Tuesday 10 January 2017

Excluding strings based on two files with grep

Excluding strings based on two files with grep

I had a simple scenario were a notification needed to be sent to everyone within a company - although there was a distribution group encompassing every employee in the company there were specific distribution groups that needed to be excluded - given the sheer size of the distribution groups doing this manually was not an option.

To summerize we can get the data from the 'global distribution group' from the Exchange shell e.g.:

Get-DistributionGroupMember everyone@companya.com | Where-Object {$_.RecipientType -eq 'UserMailbox'} | Select-Name > allmembers.txt

and the same kind of thing for the other distribution groups we wish to exclude.

But basically we end up with two files - one of which holds all of the employee emails (companyemails.txt) and the exclusions (exclusions.txt)

Now on our linux shell - we will use grep (in reverse mode) to return all of our emails with the exclusions removed:

grep -vf exclusions.txt companyemails.txt

I got 'Binary file companyemails.txt matches' - this is apprently because grep has detected a 'NUL' character and as a result considers it a binary file.

We should also ensure that line Windows line endings are removed otherwise this will cause problems with grep:

dos2unix /tmp/companyemails.txt
dos2unix /tmp/exclusions.txt

and any trailing spaces or tabs:

sed -i 's/[[:blank:]]*$//' /tmp/companyemails.txt
sed -i 's/[[:blank:]]*$//' /tmp/exclusions.txt

Re-running the file with the -a switch (--text) resolved the problem:

grep -vaf exclusions.txt companyemails.txt

-v for reverse mode and -f for file mode.

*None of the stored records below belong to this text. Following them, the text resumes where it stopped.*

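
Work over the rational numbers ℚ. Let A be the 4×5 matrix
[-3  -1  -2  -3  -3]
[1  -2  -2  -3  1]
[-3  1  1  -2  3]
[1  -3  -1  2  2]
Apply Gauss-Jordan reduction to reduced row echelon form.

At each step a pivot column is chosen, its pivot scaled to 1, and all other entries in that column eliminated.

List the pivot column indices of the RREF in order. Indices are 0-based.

pivot columns: 0, 1, 2, 3

step 1: normalize row 0 (÷-3) = (1, 1/3, 2/3, 1, 1)
  row 1: subtract 1×row0 = (0, -7/3, -8/3, -4, 0)
  row 2: subtract -3×row0 = (0, 2, 3, 1, 6)
  row 3: subtract 1×row0 = (0, -10/3, -5/3, 1, 1)
step 2: normalize row 1 (÷-7/3) = (0, 1, 8/7, 12/7, 0)
  row 0: subtract 1/3×row1 = (1, 0, 2/7, 3/7, 1)
  row 2: subtract 2×row1 = (0, 0, 5/7, -17/7, 6)
  row 3: subtract -10/3×row1 = (0, 0, 15/7, 47/7, 1)
step 3: normalize row 2 (÷5/7) = (0, 0, 1, -17/5, 42/5)
  row 0: subtract 2/7×row2 = (1, 0, 0, 7/5, -7/5)
  row 1: subtract 8/7×row2 = (0, 1, 0, 28/5, -48/5)
  row 3: subtract 15/7×row2 = (0, 0, 0, 14, -17)
step 4: normalize row 3 (÷14) = (0, 0, 0, 1, -17/14)
  row 0: subtract 7/5×row3 = (1, 0, 0, 0, 3/10)
  row 1: subtract 28/5×row3 = (0, 1, 0, 0, -14/5)
  row 2: subtract -17/5×row3 = (0, 0, 1, 0, 299/70)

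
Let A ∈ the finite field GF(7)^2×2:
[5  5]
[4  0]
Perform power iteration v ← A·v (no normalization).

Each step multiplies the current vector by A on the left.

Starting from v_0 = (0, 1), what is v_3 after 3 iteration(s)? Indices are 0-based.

v_3 = (1, 2)

v_0 = (0, 1).
v_1 = A·v_0 = (5, 0).
v_2 = A·v_1 = (4, 6).
v_3 = A·v_2 = (1, 2).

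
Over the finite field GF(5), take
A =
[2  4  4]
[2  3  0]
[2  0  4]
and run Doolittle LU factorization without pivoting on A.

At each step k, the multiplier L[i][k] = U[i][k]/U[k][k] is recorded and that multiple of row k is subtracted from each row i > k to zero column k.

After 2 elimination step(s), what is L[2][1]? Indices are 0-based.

L[2][1] = 4

Step 1: pivot at (0,0) is 2.
  row1 ← row1 − (1)·row0  ⇒  L[1][0]=1, U row1=(0, 4, 1)
  row2 ← row2 − (1)·row0  ⇒  L[2][0]=1, U row2=(0, 1, 0)
Step 2: pivot at (1,1) is 4.
  row2 ← row2 − (4)·row1  ⇒  L[2][1]=4, U row2=(0, 0, 1)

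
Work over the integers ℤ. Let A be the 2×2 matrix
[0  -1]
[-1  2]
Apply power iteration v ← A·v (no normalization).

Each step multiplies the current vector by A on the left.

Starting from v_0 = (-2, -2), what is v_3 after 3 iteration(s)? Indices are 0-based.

v_0 = (-2, -2).
v_1 = A·v_0 = (2, -2).
v_2 = A·v_1 = (2, -6).
v_3 = A·v_2 = (6, -14).

v_3 = (6, -14)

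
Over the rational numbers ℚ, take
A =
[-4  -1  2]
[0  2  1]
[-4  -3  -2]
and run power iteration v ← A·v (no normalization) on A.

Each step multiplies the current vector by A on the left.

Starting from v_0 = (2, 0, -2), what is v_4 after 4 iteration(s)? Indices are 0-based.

v_4 = (-438, -176, 542)

v_0 = (2, 0, -2).
v_1 = A·v_0 = (-12, -2, -4).
v_2 = A·v_1 = (42, -8, 62).
v_3 = A·v_2 = (-36, 46, -268).
v_4 = A·v_3 = (-438, -176, 542).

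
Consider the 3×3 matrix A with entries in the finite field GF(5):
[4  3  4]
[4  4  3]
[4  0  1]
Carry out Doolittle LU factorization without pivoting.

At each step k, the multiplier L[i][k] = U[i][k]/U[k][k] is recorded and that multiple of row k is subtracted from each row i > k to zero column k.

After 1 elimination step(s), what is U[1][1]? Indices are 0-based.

[col 0] pivot 4
  R1 -= 1*R0 → (0, 1, 4)  (L[1][0] := 1)
  R2 -= 1*R0 → (0, 2, 2)  (L[2][0] := 1)

U[1][1] = 1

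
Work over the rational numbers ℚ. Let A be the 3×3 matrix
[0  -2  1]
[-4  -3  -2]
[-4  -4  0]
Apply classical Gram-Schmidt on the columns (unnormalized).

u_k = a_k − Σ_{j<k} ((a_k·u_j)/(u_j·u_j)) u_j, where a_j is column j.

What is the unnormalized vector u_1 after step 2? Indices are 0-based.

Step 1: u_0 = a_0 = (0, -4, -4).
Step 2: u_1 = a_1 − (7/8)·u_0 = (-2, 1/2, -1/2).

u_1 = (-2, 1/2, -1/2)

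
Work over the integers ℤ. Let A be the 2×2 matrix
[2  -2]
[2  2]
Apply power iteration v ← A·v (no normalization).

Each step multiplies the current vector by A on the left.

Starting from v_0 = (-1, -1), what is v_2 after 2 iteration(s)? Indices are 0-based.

v_2 = (8, -8)

v_0 = (-1, -1).
v_1 = A·v_0 = (0, -4).
v_2 = A·v_1 = (8, -8).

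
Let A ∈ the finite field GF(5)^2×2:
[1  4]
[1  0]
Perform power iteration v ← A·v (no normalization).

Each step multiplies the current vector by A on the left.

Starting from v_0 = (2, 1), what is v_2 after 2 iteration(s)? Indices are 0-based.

v_0 = (2, 1).
v_1 = A·v_0 = (1, 2).
v_2 = A·v_1 = (4, 1).

v_2 = (4, 1)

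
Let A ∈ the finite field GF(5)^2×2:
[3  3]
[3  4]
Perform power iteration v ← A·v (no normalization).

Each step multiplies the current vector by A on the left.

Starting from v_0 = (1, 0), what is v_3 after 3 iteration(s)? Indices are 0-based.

v_3 = (2, 3)

v_0 = (1, 0).
v_1 = A·v_0 = (3, 3).
v_2 = A·v_1 = (3, 1).
v_3 = A·v_2 = (2, 3).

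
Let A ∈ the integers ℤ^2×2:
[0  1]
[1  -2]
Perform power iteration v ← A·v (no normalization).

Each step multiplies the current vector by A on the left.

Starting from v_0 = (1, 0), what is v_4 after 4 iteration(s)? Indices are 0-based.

v_4 = (5, -12)

v_0 = (1, 0).
v_1 = A·v_0 = (0, 1).
v_2 = A·v_1 = (1, -2).
v_3 = A·v_2 = (-2, 5).
v_4 = A·v_3 = (5, -12).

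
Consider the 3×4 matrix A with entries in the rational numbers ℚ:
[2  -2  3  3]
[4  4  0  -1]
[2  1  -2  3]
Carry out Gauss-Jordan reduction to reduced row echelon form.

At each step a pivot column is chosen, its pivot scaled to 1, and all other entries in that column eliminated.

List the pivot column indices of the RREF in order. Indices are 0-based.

pivot columns: 0, 1, 2

[1] R0 /= 2  ⇒  (1, -1, 3/2, 3/2)
     R1 -= 4·R0  ⇒  (0, 8, -6, -7)
     R2 -= 2·R0  ⇒  (0, 3, -5, 0)
[2] R1 /= 8  ⇒  (0, 1, -3/4, -7/8)
     R0 -= -1·R1  ⇒  (1, 0, 3/4, 5/8)
     R2 -= 3·R1  ⇒  (0, 0, -11/4, 21/8)
[3] R2 /= -11/4  ⇒  (0, 0, 1, -21/22)
     R0 -= 3/4·R2  ⇒  (1, 0, 0, 59/44)
     R1 -= -3/4·R2  ⇒  (0, 1, 0, -35/22)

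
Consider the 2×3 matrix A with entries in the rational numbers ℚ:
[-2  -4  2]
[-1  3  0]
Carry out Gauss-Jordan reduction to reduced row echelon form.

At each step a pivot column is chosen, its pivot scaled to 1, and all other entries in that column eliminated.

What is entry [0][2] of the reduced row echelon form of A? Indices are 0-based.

M[0][2] = -3/5

pivot(0,0)=-2: scale R0 → (1, 2, -1)
  clear (1,0): R1 −= (-1)R0 → (0, 5, -1)
pivot(1,1)=5: scale R1 → (0, 1, -1/5)
  clear (0,1): R0 −= (2)R1 → (1, 0, -3/5)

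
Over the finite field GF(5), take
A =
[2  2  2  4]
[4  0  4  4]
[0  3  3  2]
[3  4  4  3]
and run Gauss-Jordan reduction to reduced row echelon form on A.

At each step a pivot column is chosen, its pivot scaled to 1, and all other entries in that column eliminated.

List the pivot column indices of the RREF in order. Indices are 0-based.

step 1: normalize row 0 (÷2) = (1, 1, 1, 2)
  row 1: subtract 4×row0 = (0, 1, 0, 1)
  row 3: subtract 3×row0 = (0, 1, 1, 2)
step 2: normalize row 1 (÷1) = (0, 1, 0, 1)
  row 0: subtract 1×row1 = (1, 0, 1, 1)
  row 2: subtract 3×row1 = (0, 0, 3, 4)
  row 3: subtract 1×row1 = (0, 0, 1, 1)
step 3: normalize row 2 (÷3) = (0, 0, 1, 3)
  row 0: subtract 1×row2 = (1, 0, 0, 3)
  row 3: subtract 1×row2 = (0, 0, 0, 3)
step 4: normalize row 3 (÷3) = (0, 0, 0, 1)
  row 0: subtract 3×row3 = (1, 0, 0, 0)
  row 1: subtract 1×row3 = (0, 1, 0, 0)
  row 2: subtract 3×row3 = (0, 0, 1, 0)

pivot columns: 0, 1, 2, 3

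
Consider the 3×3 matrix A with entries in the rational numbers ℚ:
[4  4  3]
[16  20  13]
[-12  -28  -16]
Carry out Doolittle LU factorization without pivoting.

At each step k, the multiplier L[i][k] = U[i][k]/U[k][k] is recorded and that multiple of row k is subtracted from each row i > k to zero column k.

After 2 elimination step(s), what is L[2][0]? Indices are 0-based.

L[2][0] = -3

k=0: U[0][0]=4
  eliminate (1,0): mult=4, new row 1: (0, 4, 1); set L[1][0]=4
  eliminate (2,0): mult=-3, new row 2: (0, -16, -7); set L[2][0]=-3
k=1: U[1][1]=4
  eliminate (2,1): mult=-4, new row 2: (0, 0, -3); set L[2][1]=-4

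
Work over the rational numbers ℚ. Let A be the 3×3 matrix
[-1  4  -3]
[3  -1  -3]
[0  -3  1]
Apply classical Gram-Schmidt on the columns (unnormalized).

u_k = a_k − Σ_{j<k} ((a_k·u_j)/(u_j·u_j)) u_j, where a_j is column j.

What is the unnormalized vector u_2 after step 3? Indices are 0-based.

u_2 = (-225/211, -75/211, -275/211)

Step 1: u_0 = a_0 = (-1, 3, 0).
Step 2: u_1 = a_1 − (-7/10)·u_0 = (33/10, 11/10, -3).
Step 3: u_2 = a_2 − (-3/5)·u_0 − (-162/211)·u_1 = (-225/211, -75/211, -275/211).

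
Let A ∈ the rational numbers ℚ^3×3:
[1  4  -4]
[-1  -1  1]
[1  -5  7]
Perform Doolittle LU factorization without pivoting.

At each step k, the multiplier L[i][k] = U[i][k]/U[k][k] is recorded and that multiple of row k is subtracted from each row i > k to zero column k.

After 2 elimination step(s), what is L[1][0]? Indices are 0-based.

Step 1: pivot at (0,0) is 1.
  row1 ← row1 − (-1)·row0  ⇒  L[1][0]=-1, U row1=(0, 3, -3)
  row2 ← row2 − (1)·row0  ⇒  L[2][0]=1, U row2=(0, -9, 11)
Step 2: pivot at (1,1) is 3.
  row2 ← row2 − (-3)·row1  ⇒  L[2][1]=-3, U row2=(0, 0, 2)

L[1][0] = -1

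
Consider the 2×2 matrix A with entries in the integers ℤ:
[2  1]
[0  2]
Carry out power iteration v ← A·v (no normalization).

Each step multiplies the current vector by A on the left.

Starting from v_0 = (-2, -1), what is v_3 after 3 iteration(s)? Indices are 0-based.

v_3 = (-28, -8)

v_0 = (-2, -1).
v_1 = A·v_0 = (-5, -2).
v_2 = A·v_1 = (-12, -4).
v_3 = A·v_2 = (-28, -8).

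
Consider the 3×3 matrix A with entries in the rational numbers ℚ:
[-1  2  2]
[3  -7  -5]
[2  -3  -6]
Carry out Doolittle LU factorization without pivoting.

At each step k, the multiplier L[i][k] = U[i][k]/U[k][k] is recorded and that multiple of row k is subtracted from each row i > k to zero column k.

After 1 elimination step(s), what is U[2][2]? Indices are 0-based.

U[2][2] = -2

k=0: U[0][0]=-1
  eliminate (1,0): mult=-3, new row 1: (0, -1, 1); set L[1][0]=-3
  eliminate (2,0): mult=-2, new row 2: (0, 1, -2); set L[2][0]=-2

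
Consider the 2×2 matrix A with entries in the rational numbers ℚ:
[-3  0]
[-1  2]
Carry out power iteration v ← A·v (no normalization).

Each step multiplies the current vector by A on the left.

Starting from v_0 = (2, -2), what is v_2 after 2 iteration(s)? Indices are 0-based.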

If you are dealing with large numbers of emails it might be worth running wc as well to sanity check figures:

cat /tmp/companyemails.txt | wc -l

grep -vaf exclusions.txt companyemails.txt | wc -l

Save the output to file:

grep -vaf exclusions.txt companyemails.txt > final.txt

and finally to get all of the emails into a presentable form using 'tr':

cat final.txt | tr '\n' ';'

(This simply replaces the new line character with a semi-colon.)